Some of what I read includes:
I don't want more information about God. I want God!
I understand the sentiment. So many of us know what it is to sit through a church service or a chapel message or a theological lecture and all it is is dry pontification. No heart in it. The answer, though, is not the kind of statement made here, because we get more of God through information about him, not by neglecting such information. Consider the many statements scattered throughout the New Testament about the importance of sound doctrine and of handing down the apostolic message. The avenue to delight in God is not by skipping the mind and doctrine but by using doctrine as kindling for joy.
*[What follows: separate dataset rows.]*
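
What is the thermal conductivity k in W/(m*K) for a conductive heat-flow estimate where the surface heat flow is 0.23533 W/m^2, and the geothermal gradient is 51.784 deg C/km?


k = q * 1000 / grad
k = 0.23533 * 1000 / 51.784
k = 4.5445 W/(m*K)


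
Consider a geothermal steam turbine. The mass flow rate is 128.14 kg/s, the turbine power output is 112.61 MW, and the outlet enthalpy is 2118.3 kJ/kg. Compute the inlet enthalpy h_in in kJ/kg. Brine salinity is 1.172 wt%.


h_in = h_out + P * 1000 / mdot
h_in = 2118.3 + 112.61 * 1000 / 128.14
h_in = 2997.1 kJ/kg


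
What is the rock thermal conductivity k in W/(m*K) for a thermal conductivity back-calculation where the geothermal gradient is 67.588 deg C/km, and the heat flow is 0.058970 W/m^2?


k = q / (grad / 1000)
k = 0.058970 / (67.588 / 1000)
k = 0.87249 W/(m*K)


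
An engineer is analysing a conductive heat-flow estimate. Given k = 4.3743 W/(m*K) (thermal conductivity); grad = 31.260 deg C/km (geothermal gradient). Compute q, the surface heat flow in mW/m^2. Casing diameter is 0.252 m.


q = k * grad / 1000
q = 4.3743 * 31.260 / 1000
q = 0.1367406 W/m^2
Convert: 0.1367406 W/m^2 * 1000.0 = 136.74 mW/m^2
q = 136.74 mW/m^2


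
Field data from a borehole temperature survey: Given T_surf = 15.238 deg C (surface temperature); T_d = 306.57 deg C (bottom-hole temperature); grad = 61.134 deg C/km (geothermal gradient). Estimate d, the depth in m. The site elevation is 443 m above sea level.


d = (T_d - T_surf) / grad * 1000
d = (306.57 - 15.238) / 61.134 * 1000
d = 4765.5 m


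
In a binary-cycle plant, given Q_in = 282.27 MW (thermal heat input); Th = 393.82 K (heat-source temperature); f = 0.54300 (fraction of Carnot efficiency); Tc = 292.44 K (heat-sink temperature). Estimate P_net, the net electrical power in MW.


Step 1: eta = (1 - Tc/Th)*f = (1 - 292.44/393.82)*0.543 = 0.1397830
Step 2: P_net = eta * Q_in = 0.1397830 * 282.27 = 39.457 MW
P_net = 39.457 MW


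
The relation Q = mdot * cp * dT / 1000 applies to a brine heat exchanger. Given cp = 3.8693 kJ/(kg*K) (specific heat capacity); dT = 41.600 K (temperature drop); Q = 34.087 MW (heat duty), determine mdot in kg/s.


mdot = Q * 1000 / (cp * dT)
mdot = 34.087 * 1000 / (3.8693 * 41.600)
mdot = 211.77 kg/s


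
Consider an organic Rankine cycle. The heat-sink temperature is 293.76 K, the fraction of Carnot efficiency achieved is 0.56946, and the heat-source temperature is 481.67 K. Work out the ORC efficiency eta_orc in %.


eta_orc = (1 - Tc/Th) * f * 100
eta_orc = (1 - 293.76/481.67) * 0.56946 * 100
eta_orc = 22.216 %


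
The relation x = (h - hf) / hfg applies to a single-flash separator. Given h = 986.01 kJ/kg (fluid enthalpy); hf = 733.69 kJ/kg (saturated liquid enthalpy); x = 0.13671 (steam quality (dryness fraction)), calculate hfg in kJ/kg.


hfg = (h - hf) / x
hfg = (986.01 - 733.69) / 0.13671
hfg = 1845.7 kJ/kg


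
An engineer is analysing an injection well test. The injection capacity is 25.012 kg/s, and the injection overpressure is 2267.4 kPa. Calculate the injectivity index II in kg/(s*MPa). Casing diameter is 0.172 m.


II = mdot * 1000 / dP
II = 25.012 * 1000 / 2267.4
II = 11.031 kg/(s*MPa)


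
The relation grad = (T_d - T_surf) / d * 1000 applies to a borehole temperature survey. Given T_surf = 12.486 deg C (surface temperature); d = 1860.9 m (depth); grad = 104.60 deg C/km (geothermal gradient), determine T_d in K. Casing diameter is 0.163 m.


T_d = T_surf + grad * d / 1000
T_d = 12.486 + 104.60 * 1860.9 / 1000
T_d = 207.1361 deg C
Convert to K: 207.1361 + 273.15 = 480.29 K
T_d = 480.29 K


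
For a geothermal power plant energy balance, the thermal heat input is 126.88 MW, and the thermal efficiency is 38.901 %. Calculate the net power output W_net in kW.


W_net = eta / 100 * Q_in
W_net = 38.901 / 100 * 126.88
W_net = 49.35759 MW
Convert: 49.35759 MW * 1000.0 = 49358 kW
W_net = 49358 kW


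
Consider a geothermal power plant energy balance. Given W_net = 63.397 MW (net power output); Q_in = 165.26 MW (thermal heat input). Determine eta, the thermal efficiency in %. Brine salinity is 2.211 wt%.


eta = W_net / Q_in * 100
eta = 63.397 / 165.26 * 100
eta = 38.362 %


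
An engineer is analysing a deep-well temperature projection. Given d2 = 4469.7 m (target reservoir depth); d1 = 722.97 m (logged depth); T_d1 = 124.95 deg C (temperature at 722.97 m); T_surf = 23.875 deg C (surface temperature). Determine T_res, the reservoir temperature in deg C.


Step 1: grad = (T_d1 - T_surf)/d1 * 1000 = (124.95 - 23.875)/722.97 * 1000 = 139.8052 deg C/km
Step 2: T_res = T_surf + grad*d2/1000 = 23.875 + 139.8052*4469.7/1000 = 648.76 deg C
T_res = 648.76 deg C


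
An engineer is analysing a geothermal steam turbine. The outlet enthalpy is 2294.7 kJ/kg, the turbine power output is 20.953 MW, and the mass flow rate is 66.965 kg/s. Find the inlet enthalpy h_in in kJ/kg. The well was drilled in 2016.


h_in = h_out + P * 1000 / mdot
h_in = 2294.7 + 20.953 * 1000 / 66.965
h_in = 2607.6 kJ/kg


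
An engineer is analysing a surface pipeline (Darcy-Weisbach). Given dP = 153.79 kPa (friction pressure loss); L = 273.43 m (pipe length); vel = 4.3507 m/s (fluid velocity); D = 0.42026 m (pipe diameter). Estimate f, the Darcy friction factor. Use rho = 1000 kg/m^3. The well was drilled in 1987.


f = dP*1000 / ((L/D)*(rho*vel^2/2))
f = 153.79*1000 / ((273.43/0.42026)*(1000*4.3507^2/2))
f = 0.024975


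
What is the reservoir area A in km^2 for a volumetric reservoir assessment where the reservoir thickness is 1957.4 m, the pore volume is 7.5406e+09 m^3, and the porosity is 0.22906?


A = Vp / (1e6 * hr * phi)
A = 7.5406e+09 / (1e6 * 1957.4 * 0.22906)
A = 16.818 km^2


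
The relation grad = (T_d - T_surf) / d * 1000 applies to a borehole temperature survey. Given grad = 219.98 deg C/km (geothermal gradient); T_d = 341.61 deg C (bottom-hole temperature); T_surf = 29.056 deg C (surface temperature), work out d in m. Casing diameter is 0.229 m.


d = (T_d - T_surf) / grad * 1000
d = (341.61 - 29.056) / 219.98 * 1000
d = 1420.8 m


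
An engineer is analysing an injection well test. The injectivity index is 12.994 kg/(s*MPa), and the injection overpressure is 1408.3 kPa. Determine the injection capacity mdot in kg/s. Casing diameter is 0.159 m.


mdot = II * dP / 1000
mdot = 12.994 * 1408.3 / 1000
mdot = 18.299 kg/s


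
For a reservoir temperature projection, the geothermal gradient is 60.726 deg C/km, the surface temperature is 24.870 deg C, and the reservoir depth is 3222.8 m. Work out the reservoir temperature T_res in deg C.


T_res = T_surf + grad * d / 1000
T_res = 24.870 + 60.726 * 3222.8 / 1000
T_res = 220.58 deg C


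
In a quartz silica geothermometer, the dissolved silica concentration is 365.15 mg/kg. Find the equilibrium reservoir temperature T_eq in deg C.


T_eq = 1309 / (5.19 - log10(SiO2)) - 273.15
T_eq = 1309 / (5.19 - log10(365.15)) - 273.15
T_eq = 225.04 deg C


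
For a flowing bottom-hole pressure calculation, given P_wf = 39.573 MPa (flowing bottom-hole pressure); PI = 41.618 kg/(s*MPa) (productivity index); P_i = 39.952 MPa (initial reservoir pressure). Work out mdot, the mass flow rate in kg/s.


mdot = (P_i - P_wf) * PI
mdot = (39.952 - 39.573) * 41.618
mdot = 15.773 kg/s


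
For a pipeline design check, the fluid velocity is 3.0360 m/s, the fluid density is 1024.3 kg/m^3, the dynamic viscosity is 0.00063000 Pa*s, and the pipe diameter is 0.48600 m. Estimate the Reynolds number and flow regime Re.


Step 1: Re = rho*vel*D/mu = 1024.3*3.036*0.486/0.00063 = 2.3990e+06
Step 2: Re = 2.3990e+06 > 4000, so flow is turbulent.
Re = 2.3990e+06 (turbulent)


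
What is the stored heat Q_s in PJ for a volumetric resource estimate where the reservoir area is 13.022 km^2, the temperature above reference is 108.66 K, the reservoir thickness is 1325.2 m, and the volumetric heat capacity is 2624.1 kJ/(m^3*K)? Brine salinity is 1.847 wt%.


Step 1: Vr = A*1e6*hr = 13.022*1e6*1325.2 = 1.725675e+10 m^3
Step 2: Q_s = Vr*rhoc*dT/1e12 = 1.725675e+10*2624.1*108.66/1e12 = 4920.5 PJ
Q_s = 4920.5 PJ


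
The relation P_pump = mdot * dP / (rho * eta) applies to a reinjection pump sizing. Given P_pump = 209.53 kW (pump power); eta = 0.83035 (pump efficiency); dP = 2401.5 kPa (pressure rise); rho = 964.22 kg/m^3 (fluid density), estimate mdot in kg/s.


mdot = P_pump * rho * eta / dP
mdot = 209.53 * 964.22 * 0.83035 / 2401.5
mdot = 69.856 kg/s


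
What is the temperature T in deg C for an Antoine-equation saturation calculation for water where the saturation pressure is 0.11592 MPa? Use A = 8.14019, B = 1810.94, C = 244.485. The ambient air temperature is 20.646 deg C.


T = B / (A - log10(P_sat * 760 / 0.101325)) - C
T = 1810.94 / (8.14019 - log10(0.11592 * 760 / 0.101325)) - 244.485
T = 103.71 deg C


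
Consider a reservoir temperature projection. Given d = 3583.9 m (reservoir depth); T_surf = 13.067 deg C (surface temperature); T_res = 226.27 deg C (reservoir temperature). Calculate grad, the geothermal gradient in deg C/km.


grad = (T_res - T_surf) / d * 1000
grad = (226.27 - 13.067) / 3583.9 * 1000
grad = 59.489 deg C/km


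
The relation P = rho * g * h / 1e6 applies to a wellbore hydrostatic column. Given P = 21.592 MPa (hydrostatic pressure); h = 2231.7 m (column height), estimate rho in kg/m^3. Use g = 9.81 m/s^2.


rho = P * 1e6 / (g * h)
rho = 21.592 * 1e6 / (9.81 * 2231.7)
rho = 986.25 kg/m^3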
Hence the name of this blog.
Later I read:
Worship is undergoing a shift . . . from the Newtonian world of mechanism and rationalism to a new concept of the world that recognizes dynamic movement and mystery at the very core of life. With the old world view, worship was static. It fit the mechanistic and rationalistic mind-set of the world. But now, with people's life expereinces changing to include dynamic movement and more participation, a worship that does not also move in this direction will become increasingly tedious and out of step with the world people are living in.
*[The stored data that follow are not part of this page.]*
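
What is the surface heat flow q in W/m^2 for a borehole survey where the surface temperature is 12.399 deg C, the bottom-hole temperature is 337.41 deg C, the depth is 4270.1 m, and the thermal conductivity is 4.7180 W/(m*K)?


Step 1: grad = (T_d - T_surf)/d * 1000 = (337.41 - 12.399)/4270.1 * 1000 = 76.11321 deg C/km
Step 2: q = k * grad / 1000 = 4.718 * 76.11321 / 1000 = 0.35910 W/m^2
q = 0.35910 W/m^2


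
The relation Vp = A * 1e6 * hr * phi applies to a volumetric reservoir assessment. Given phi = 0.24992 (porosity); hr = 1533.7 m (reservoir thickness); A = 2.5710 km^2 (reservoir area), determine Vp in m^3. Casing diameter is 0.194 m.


Vp = A * 1e6 * hr * phi
Vp = 2.5710 * 1e6 * 1533.7 * 0.24992
Vp = 9.8547e+08 m^3


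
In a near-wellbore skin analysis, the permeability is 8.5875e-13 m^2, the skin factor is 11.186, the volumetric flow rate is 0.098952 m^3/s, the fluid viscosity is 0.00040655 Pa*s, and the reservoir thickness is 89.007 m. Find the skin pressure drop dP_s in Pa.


dP_s = S * q * mu / (2*pi*k*hr) / 1000
dP_s = 11.186 * 0.098952 * 0.00040655 / (2*pi*8.5875e-13*89.007) / 1000
dP_s = 937.0064 kPa
Convert: 937.0064 kPa * 1000.0 = 9.3701e+05 Pa
dP_s = 9.3701e+05 Pa


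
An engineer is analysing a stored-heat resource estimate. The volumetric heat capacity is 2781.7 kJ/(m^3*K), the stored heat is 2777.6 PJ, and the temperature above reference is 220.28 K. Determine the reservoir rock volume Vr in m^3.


Vr = Q_s * 1e12 / (rhoc * dT)
Vr = 2777.6 * 1e12 / (2781.7 * 220.28)
Vr = 4.5330e+09 m^3


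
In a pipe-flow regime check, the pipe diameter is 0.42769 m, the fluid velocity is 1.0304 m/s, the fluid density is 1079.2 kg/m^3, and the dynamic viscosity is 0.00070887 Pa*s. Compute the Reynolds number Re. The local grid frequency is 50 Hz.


Re = rho * vel * D / mu
Re = 1079.2 * 1.0304 * 0.42769 / 0.00070887
Re = 6.7092e+05


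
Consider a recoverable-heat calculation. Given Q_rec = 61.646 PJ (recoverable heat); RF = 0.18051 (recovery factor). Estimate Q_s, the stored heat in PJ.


Q_s = Q_rec / RF
Q_s = 61.646 / 0.18051
Q_s = 341.51 PJ


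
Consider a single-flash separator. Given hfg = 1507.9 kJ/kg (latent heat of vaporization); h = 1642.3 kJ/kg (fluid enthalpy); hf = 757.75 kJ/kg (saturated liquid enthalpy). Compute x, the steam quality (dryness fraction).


x = (h - hf) / hfg
x = (1642.3 - 757.75) / 1507.9
x = 0.58661


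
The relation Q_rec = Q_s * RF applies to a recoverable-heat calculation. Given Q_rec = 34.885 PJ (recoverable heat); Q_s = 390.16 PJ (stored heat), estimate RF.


RF = Q_rec / Q_s
RF = 34.885 / 390.16
RF = 0.089412


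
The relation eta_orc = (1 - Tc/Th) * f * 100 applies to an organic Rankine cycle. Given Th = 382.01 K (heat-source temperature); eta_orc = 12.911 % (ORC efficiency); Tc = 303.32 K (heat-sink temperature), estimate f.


f = (eta_orc/100) / (1 - Tc/Th)
f = (12.911/100) / (1 - 303.32/382.01)
f = 0.62678


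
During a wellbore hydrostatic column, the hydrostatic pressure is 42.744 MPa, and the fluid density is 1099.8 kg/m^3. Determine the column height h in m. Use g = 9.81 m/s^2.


h = P * 1e6 / (g * rho)
h = 42.744 * 1e6 / (9.81 * 1099.8)
h = 3961.8 m


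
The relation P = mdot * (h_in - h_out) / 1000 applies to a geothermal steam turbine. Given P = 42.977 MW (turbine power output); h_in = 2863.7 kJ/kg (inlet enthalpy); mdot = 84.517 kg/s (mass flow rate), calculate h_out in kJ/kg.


h_out = h_in - P * 1000 / mdot
h_out = 2863.7 - 42.977 * 1000 / 84.517
h_out = 2355.2 kJ/kg


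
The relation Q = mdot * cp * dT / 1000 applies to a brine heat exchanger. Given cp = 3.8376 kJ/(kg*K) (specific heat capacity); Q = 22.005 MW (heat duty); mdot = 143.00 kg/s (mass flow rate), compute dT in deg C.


dT = Q * 1000 / (mdot * cp)
dT = 22.005 * 1000 / (143.00 * 3.8376)
dT = 40.09827 K
Convert (temperature difference, 1 K = 1 deg C): 40.09827 K = 40.09827 deg C
dT = 40.098 deg C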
Really? That's the solution? To mold our worship to the forms people are already living in? I know we should be aware of the ways we are heirs of the Enlightenment, but . . . really?
Later:
This book sets forth an easy-to-follow blueprint for worship renewal in the local church.
Hmm. A blueprint for renewal. Sounds pretty mechanistic and rationalistic to me.
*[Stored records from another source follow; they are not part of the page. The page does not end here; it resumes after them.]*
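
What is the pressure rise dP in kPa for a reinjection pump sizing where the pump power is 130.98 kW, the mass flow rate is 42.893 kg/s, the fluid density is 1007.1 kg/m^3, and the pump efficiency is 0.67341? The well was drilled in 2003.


dP = P_pump * rho * eta / mdot
dP = 130.98 * 1007.1 * 0.67341 / 42.893
dP = 2071.0 kPa


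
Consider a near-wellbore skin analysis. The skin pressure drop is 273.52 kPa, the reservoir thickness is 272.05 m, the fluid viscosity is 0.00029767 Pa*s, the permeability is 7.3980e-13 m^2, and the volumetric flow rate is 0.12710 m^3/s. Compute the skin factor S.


S = dP_s * 1000 * 2*pi*k*hr / (q*mu)
S = 273.52 * 1000 * 2*pi*7.3980e-13*272.05 / (0.12710*0.00029767)
S = 9.1422


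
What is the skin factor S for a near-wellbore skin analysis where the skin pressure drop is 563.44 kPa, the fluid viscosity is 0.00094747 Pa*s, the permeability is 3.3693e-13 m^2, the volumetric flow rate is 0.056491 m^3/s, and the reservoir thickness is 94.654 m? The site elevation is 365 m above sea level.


S = dP_s * 1000 * 2*pi*k*hr / (q*mu)
S = 563.44 * 1000 * 2*pi*3.3693e-13*94.654 / (0.056491*0.00094747)
S = 2.1094


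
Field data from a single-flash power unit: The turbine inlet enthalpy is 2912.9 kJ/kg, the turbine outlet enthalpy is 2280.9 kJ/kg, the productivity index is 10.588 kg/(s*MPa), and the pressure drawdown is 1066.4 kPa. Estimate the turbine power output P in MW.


Step 1: mdot = PI * dP / 1000 = 10.588 * 1066.4 / 1000 = 11.29104 kg/s
Step 2: P = mdot*(h_in - h_out)/1000 = 11.29104*(2912.9 - 2280.9)/1000 = 7.1359 MW
P = 7.1359 MW


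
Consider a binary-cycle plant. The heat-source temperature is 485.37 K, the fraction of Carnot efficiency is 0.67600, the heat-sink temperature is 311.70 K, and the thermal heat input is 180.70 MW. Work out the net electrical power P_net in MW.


Step 1: eta = (1 - Tc/Th)*f = (1 - 311.7/485.37)*0.676 = 0.2418792
Step 2: P_net = eta * Q_in = 0.2418792 * 180.7 = 43.708 MW
P_net = 43.708 MW


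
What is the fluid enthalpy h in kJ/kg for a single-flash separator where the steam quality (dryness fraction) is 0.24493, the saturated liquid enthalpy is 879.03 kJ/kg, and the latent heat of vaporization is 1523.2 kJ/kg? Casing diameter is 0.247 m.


h = hf + x * hfg
h = 879.03 + 0.24493 * 1523.2
h = 1252.1 kJ/kg


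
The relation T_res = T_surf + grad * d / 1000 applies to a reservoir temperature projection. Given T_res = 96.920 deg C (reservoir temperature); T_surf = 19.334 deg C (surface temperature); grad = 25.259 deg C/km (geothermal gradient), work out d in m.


d = (T_res - T_surf) / grad * 1000
d = (96.920 - 19.334) / 25.259 * 1000
d = 3071.6 m


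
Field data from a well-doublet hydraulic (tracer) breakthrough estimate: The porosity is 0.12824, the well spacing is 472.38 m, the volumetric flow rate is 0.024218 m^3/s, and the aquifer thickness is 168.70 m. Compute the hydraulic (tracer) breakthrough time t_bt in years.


t_bt = pi * hr * phi * L^2 / (3 * Qv) / (365.25*86400)
t_bt = pi * 168.70 * 0.12824 * 472.38^2 / (3 * 0.024218) / (365.25*86400)
t_bt = 6.6147 years


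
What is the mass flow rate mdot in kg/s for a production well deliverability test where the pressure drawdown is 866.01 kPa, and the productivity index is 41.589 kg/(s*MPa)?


mdot = PI * dP / 1000
mdot = 41.589 * 866.01 / 1000
mdot = 36.016 kg/s


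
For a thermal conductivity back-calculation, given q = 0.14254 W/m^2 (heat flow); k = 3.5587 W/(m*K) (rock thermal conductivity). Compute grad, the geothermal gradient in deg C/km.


grad = q / k * 1000
grad = 0.14254 / 3.5587 * 1000
grad = 40.054 deg C/km


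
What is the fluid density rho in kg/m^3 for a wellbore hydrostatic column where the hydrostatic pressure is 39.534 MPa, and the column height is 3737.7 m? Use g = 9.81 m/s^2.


rho = P * 1e6 / (g * h)
rho = 39.534 * 1e6 / (9.81 * 3737.7)
rho = 1078.2 kg/m^3


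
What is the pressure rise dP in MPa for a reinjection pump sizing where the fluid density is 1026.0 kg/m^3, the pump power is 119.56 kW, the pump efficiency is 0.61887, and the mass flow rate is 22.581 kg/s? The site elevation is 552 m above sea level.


dP = P_pump * rho * eta / mdot
dP = 119.56 * 1026.0 * 0.61887 / 22.581
dP = 3361.937 kPa
Convert: 3361.937 kPa * 0.001 = 3.3619 MPa
dP = 3.3619 MPa


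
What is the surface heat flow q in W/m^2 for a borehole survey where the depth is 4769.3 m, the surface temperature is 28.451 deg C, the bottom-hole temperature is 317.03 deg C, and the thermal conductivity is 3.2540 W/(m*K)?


Step 1: grad = (T_d - T_surf)/d * 1000 = (317.03 - 28.451)/4769.3 * 1000 = 60.50762 deg C/km
Step 2: q = k * grad / 1000 = 3.254 * 60.50762 / 1000 = 0.19689 W/m^2
q = 0.19689 W/m^2


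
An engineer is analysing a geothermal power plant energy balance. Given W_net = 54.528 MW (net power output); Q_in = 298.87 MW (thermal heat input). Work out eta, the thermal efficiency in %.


eta = W_net / Q_in * 100
eta = 54.528 / 298.87 * 100
eta = 18.245 %


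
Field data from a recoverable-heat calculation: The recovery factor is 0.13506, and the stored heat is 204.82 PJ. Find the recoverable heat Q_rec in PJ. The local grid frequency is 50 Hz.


Q_rec = Q_s * RF
Q_rec = 204.82 * 0.13506
Q_rec = 27.663 PJ


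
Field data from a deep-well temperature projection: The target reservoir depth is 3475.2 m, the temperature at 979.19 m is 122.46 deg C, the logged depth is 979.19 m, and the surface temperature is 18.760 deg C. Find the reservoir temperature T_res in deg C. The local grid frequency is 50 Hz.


Step 1: grad = (T_d1 - T_surf)/d1 * 1000 = (122.46 - 18.76)/979.19 * 1000 = 105.9039 deg C/km
Step 2: T_res = T_surf + grad*d2/1000 = 18.76 + 105.9039*3475.2/1000 = 386.80 deg C
T_res = 386.80 deg C


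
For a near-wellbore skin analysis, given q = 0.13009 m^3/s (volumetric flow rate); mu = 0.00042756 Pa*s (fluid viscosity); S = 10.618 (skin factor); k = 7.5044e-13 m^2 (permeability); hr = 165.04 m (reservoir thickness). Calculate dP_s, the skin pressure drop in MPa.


dP_s = S * q * mu / (2*pi*k*hr) / 1000
dP_s = 10.618 * 0.13009 * 0.00042756 / (2*pi*7.5044e-13*165.04) / 1000
dP_s = 758.9246 kPa
Convert: 758.9246 kPa * 0.001 = 0.75892 MPa
dP_s = 0.75892 MPa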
I'm being a bit hard on Dr. Webber; in truth, I was stirred at several points to wake up from my own lethargy when it comes to authentic worship, to rejoice all over again in the gospel. This post is not a condemnation. (It's a conversation!) I learned and was edified from this book at many points. But these are the kinds of statements I find in some recent Christian writers genuinely seeking to help the Church that make me concerned with their poor historical analysis (e.g. the Pietists, Watts, and Wesley are labeled as too "emotional" at one point in this particular book) and, even more, with the quest for spiritual experience through the avoidance, rather than the cultivation, of clear doctrine. Which, to me, is like the quest to try to get warm from a fire by avoiding the use of logs.
If I've earned a rebuke, let me have it. If I'm missing something, let me know. I invite your correction.